In developing countries many are read as female at birth and raised as girls. But at puberty their internal testes start producing testosterone at normal levels so they acquire most of the strength, muscle mass, height and power of other men. In other words, they experience male puberty after which many start living as men. Semenya is pictured in her autobiography at 15, broad-shouldered and bare-chested on a beach in swimming trunks.
That in itself would be a nasty shock, and a very difficult version of puberty. But it’s not the fault of women, so women shouldn’t be punished because of it.
African coaches began deliberately scouting for DSD males to train for high-level female competition, since after 2000 they even had a shot at Olympic gold.

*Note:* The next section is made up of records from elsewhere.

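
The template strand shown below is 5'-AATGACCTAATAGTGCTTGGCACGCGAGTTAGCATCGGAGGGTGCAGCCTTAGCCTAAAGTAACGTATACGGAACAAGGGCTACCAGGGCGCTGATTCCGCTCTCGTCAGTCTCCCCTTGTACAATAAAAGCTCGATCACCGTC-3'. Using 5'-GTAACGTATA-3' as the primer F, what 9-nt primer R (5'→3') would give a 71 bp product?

5'-TTTTATTGT-3'

The forward primer binds at positions 60–69, so a 71 bp product ends at position 60 + 71 − 1 = 130.
The reverse primer anneals to the top strand over positions 122–130, i.e. to ACAATAAAA.
Its sequence written 5'→3' is the reverse complement: TTTTATTGT.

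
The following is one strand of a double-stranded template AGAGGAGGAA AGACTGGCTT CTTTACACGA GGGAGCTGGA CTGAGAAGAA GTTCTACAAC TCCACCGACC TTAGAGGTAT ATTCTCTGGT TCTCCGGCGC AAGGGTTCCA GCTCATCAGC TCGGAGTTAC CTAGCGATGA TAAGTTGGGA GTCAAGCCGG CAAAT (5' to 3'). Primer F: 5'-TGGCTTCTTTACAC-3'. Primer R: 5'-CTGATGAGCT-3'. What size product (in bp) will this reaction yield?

The forward primer matches the template at positions 15–28.
Reverse complement of the reverse primer: AGCTCATCAG. This occurs on the top strand at positions 110–119.
The product runs from position 15 to position 119, so its length is 119 − 15 + 1 = 105 bp.

105 bp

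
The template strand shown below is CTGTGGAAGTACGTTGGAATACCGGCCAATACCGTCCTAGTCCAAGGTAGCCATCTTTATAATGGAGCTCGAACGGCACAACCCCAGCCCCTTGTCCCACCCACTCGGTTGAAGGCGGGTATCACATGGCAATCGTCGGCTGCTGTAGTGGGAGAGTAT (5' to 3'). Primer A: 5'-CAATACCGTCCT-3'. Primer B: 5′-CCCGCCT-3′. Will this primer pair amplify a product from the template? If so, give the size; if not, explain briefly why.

Yes — a 93 bp product.

Primer A (CAATACCGTCCT) matches the top strand at positions 27–38; it acts as a forward primer.
Primer B's reverse complement is AGGCGGG, matching the top strand at positions 113–119; it acts as a reverse primer.
The 3' ends face each other across positions 27–119, giving a 93 bp product.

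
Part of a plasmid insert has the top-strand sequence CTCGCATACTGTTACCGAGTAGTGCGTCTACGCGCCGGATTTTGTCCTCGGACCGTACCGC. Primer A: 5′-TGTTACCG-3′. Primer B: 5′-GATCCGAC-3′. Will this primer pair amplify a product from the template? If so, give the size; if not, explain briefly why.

Primer B (GATCCGAC) does not match the top strand, and its reverse complement GTCGGATC does not match either.
With no annealing site for primer B, no amplification occurs.

No product — primer B has no binding site in the template.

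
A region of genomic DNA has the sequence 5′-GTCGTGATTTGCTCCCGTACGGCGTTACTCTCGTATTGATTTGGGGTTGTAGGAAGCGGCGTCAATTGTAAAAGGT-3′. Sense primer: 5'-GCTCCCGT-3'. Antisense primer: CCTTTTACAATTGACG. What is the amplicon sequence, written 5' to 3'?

5'-GCTCCCGTACGGCGTTACTCTCGTATTGATTTGGGGTTGTAGGAAGCGGCGTCAATTGTAAAAGG-3'

The forward primer matches the template at positions 11–18.
Taking the reverse complement of CCTTTTACAATTGACG gives CGTCAATTGTAAAAGG, found at positions 60–75 on the template; the primer anneals here to the top strand with its 3' end pointing upstream.
The product is the template from position 11 through 75 (65 bp).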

But in recent years, individual sport federations have tightened up eligibility rules regarding trans athletes and those with male DSDs. (These are totally separate, although conflated by trans activists who use DSDs to “prove” sex is not binary but a spectrum.)
Each sport has followed the same trajectory. Males start winning lower-category female contests, women lose out, no one cares until a male transitions into elite female sport: Laurel Hubbard into weightlifting; Lia Thomas, swimming; Emily Bridges, cycling. After an outcry each sport banned anyone who transitioned after male puberty from the women’s category and insisted DSD males reduce testosterone. Only World Athletics, thanks to Seb Coe, acted before, say, a mediocre male sprinter fancied FloJo’s 100m record.

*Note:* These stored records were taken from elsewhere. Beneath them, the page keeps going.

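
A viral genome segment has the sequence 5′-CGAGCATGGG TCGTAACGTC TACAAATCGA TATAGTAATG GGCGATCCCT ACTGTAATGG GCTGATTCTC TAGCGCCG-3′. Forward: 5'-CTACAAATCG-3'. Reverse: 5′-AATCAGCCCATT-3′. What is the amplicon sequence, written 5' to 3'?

5'-CTACAAATCGATATAGTAATGGGCGATCCCTACTGTAATGGGCTGATT-3'

The forward primer matches the template at positions 20–29.
The reverse primer's reverse complement is AATGGGCTGATT, which matches the template at positions 56–67.
The product is the template from position 20 through 67 (48 bp).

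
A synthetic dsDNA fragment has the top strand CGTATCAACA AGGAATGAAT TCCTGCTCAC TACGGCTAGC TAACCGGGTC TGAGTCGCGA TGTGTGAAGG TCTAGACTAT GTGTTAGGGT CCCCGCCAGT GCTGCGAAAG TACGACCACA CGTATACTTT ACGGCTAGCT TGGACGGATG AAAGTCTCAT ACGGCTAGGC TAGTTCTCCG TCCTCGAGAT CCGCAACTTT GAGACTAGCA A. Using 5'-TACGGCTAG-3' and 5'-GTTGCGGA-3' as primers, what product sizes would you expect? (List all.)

The forward primer TACGGCTAG matches the top strand at positions 31–39, 130–138, 160–168.
The reverse primer's reverse complement is TCCGCAAC, matching at positions 190–197.
Each forward site pairs with the reverse site to give a product ending at position 197: sizes 167, 68, 38 bp.

167 bp, 68 bp, 38 bp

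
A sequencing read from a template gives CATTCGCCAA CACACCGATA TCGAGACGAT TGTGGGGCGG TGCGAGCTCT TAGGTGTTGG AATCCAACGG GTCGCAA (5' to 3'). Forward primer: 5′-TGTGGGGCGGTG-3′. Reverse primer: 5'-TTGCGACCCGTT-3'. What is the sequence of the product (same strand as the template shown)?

Scanning the template, TGTGGGGCGGTG occurs at positions 31–42; this primer anneals to the bottom strand there with its 3' end pointing downstream.
Reverse complement of the reverse primer: AACGGGTCGCAA. This occurs on the top strand at positions 66–77.
The product is the template from position 31 through 77 (47 bp).

5'-TGTGGGGCGGTGCGAGCTCTTAGGTGTTGGAATCCAACGGGTCGCAA-3'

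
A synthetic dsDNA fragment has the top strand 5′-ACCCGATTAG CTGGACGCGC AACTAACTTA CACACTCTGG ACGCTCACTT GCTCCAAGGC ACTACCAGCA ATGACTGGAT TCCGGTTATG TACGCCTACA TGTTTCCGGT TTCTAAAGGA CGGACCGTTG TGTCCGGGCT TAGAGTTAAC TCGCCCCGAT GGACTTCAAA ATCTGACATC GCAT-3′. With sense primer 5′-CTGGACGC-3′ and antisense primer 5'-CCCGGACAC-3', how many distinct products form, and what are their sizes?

The forward primer CTGGACGC matches the top strand at positions 11–18, 37–44.
The reverse primer's reverse complement is GTGTCCGGG, matching at positions 130–138.
Each forward site pairs with the reverse site to give a product ending at position 138: sizes 128, 102 bp.

Two products: 128 bp, 102 bp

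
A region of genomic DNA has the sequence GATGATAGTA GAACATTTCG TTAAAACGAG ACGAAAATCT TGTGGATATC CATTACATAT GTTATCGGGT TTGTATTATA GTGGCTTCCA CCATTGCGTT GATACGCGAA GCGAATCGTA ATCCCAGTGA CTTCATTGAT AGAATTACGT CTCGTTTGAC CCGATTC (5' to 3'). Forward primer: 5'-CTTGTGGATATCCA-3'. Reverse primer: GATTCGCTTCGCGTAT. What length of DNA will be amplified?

Forward primer CTTGTGGATATCCA is found on the top strand at positions 39–52.
Taking the reverse complement of GATTCGCTTCGCGTAT gives ATACGCGAAGCGAATC, found at positions 102–117 on the template; the primer anneals here to the top strand with its 3' end pointing upstream.
The product runs from position 39 to position 117, so its length is 117 − 39 + 1 = 79 bp.

79 bp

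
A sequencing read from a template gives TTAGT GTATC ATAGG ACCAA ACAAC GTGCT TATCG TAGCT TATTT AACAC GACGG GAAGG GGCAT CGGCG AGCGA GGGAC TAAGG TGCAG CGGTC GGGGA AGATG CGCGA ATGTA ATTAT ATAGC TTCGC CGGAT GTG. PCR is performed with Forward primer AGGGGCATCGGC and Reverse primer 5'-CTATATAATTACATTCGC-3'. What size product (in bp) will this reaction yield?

Forward primer AGGGGCATCGGC is found on the top strand at positions 58–69.
Reverse complement of the reverse primer: GCGAATGTAATTATATAG. This occurs on the top strand at positions 107–124.
Amplicon spans positions 58–124: 67 bp.

67 bp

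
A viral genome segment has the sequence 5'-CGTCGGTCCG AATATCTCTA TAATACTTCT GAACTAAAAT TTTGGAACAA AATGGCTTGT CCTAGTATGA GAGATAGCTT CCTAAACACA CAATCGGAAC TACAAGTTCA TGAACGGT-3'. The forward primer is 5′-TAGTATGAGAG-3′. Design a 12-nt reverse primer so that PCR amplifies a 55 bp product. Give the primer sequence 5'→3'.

5'-CCGTTCATGAAC-3'

The forward primer binds at positions 63–73, so a 55 bp product ends at position 63 + 55 − 1 = 117.
The reverse primer anneals to the top strand over positions 106–117, i.e. to GTTCATGAACGG.
Its sequence written 5'→3' is the reverse complement: CCGTTCATGAAC.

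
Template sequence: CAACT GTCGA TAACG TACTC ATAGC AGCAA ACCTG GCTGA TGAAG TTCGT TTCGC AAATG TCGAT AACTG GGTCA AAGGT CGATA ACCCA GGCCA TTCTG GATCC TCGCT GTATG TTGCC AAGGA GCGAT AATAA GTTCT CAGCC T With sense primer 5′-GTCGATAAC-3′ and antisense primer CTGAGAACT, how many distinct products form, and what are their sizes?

The forward primer GTCGATAAC matches the top strand at positions 6–14, 60–68, 79–87.
The reverse primer's reverse complement is AGTTCTCAG, matching at positions 135–143.
Each forward site pairs with the reverse site to give a product ending at position 143: sizes 138, 84, 65 bp.

Three products: 138 bp, 84 bp, 65 bp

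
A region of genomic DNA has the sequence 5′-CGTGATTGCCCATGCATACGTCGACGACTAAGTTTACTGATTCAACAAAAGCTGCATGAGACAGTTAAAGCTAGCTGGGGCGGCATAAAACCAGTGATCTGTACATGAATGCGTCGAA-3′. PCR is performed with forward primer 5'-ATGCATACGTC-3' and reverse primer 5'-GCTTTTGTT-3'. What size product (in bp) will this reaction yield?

Scanning the template, ATGCATACGTC occurs at positions 12–22; this primer anneals to the bottom strand there with its 3' end pointing downstream.
The reverse primer's reverse complement is AACAAAAGC, which matches the template at positions 44–52.
The product runs from position 12 to position 52, so its length is 52 − 12 + 1 = 41 bp.

41 bp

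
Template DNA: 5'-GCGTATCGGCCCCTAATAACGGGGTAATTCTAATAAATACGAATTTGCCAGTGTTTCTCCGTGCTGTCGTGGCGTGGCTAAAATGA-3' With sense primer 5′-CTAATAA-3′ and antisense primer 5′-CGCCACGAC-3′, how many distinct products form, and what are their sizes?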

Yet what of the IOC itself? In high dudgeon at this defence of female sports, it issued a gender framework document. This stated there should be “no presumption of advantage” just because an athlete is male or has a DSD. The first principle of this utterly incoherent paper is “inclusion”, which, as every sport federation has ruled, is wholly at odds with fairness to women. Second is “prevention of harm” — not to stop women like Carini being harmed by a male fist but to protect those who might suffer from being ineligible to compete.
And so we bump up against the wall we always do bump up against. Women just don’t matter. Women don’t count. Women are the inferior half, so fuck’em. If there’s a problem for men or an opportunity for men, it doesn’t matter what happens to women, as long as the men end up better off.

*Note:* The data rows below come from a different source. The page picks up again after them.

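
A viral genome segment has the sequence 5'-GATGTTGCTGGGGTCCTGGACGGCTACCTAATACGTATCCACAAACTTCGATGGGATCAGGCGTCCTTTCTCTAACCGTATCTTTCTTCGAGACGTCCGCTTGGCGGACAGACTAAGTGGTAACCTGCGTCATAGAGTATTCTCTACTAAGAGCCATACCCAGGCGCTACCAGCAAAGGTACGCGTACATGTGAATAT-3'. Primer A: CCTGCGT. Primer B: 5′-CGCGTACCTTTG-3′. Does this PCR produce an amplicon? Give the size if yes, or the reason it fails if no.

Yes — a 62 bp product.

Primer A (CCTGCGT) matches the top strand at positions 124–130; it acts as a forward primer.
Primer B's reverse complement is CAAAGGTACGCG, matching the top strand at positions 174–185; it acts as a reverse primer.
The 3' ends face each other across positions 124–185, giving a 62 bp product.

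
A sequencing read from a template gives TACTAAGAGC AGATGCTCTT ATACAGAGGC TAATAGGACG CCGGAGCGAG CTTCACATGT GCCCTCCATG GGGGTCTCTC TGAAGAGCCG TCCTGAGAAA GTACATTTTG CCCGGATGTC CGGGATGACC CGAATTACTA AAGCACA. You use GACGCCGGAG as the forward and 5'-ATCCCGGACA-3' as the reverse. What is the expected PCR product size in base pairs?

90 bp

Scanning the template, GACGCCGGAG occurs at positions 37–46; this primer anneals to the bottom strand there with its 3' end pointing downstream.
Reverse complement of the reverse primer: TGTCCGGGAT. This occurs on the top strand at positions 117–126.
The product runs from position 37 to position 126, so its length is 126 − 37 + 1 = 90 bp.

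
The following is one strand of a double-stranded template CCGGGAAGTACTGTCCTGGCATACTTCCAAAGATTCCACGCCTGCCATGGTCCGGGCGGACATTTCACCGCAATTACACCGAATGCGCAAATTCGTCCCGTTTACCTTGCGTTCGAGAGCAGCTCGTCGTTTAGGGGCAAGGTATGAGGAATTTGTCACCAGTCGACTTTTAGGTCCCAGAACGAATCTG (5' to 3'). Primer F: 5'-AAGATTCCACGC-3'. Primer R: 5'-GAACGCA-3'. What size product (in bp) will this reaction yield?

85 bp

Forward primer AAGATTCCACGC is found on the top strand at positions 30–41.
The reverse primer's reverse complement is TGCGTTC, which matches the template at positions 108–114.
Product length = (reverse-primer end) − (forward-primer start) + 1 = 114 − 30 + 1 = 85 bp.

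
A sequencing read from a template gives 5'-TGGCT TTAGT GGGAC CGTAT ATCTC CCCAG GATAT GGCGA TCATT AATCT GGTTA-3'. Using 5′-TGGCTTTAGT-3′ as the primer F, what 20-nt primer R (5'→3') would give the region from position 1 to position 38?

5'-GCCATATCCTGGGGAGATAT-3'

The product's 3' end on the top strand is position 38.
The reverse primer anneals to the top strand over positions 19–38, i.e. to ATATCTCCCCAGGATATGGC.
Its sequence written 5'→3' is the reverse complement: GCCATATCCTGGGGAGATAT.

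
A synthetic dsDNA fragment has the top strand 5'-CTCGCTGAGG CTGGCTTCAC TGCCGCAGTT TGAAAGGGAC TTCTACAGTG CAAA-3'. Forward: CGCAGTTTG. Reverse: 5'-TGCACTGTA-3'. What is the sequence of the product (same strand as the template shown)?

5'-CGCAGTTTGAAAGGGACTTCTACAGTGCA-3'

Forward primer CGCAGTTTG is found on the top strand at positions 24–32.
Reverse complement of the reverse primer: TACAGTGCA. This occurs on the top strand at positions 44–52.
The product is the template from position 24 through 52 (29 bp).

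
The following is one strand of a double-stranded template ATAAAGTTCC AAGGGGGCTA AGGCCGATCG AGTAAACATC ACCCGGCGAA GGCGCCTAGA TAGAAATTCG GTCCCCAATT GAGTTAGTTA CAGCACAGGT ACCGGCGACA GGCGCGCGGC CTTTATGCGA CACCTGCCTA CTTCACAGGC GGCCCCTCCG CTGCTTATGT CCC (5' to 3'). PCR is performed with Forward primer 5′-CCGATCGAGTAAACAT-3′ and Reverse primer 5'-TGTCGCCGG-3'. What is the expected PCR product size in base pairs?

The forward primer matches the template at positions 24–39.
Reverse complement of the reverse primer: CCGGCGACA. This occurs on the top strand at positions 102–110.
The product runs from position 24 to position 110, so its length is 110 − 24 + 1 = 87 bp.

87 bp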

This calamity is not merely the IOC’s fault — it is precisely what it wants. This is sport run according to its stated principles of gender inclusion and the obliteration of sex classes. For Paris it even issued a glossary for journalists of “terms to avoid”, including “born female” and “biologically male”.
Yet fewer people will now be censored. The IOC is not just at odds with sport federations but many current female athletes, including female boxing champions who are refusing to fight Khelif and Lin. As the tide goes out on pernicious gender ideology, why does the IOC still deny science? Perhaps to court US sponsors or stay “relevant”.
But mainly because it is profoundly institutionally sexist. In 2015, it allowed any male who reduced testosterone (to a rate still ten times the female average) into female sports without consulting a single woman. It discriminates against female athletes by denying their biology where once it used it against them, banning women from the ski jump until 2014 because it might damage their wombs.
And it abolished a simple test that would have stopped Paris being remembered for televising male violence. Bring back the cheek swab: for female boxers the bad old days are now.
I do wonder how these guys sleep at night.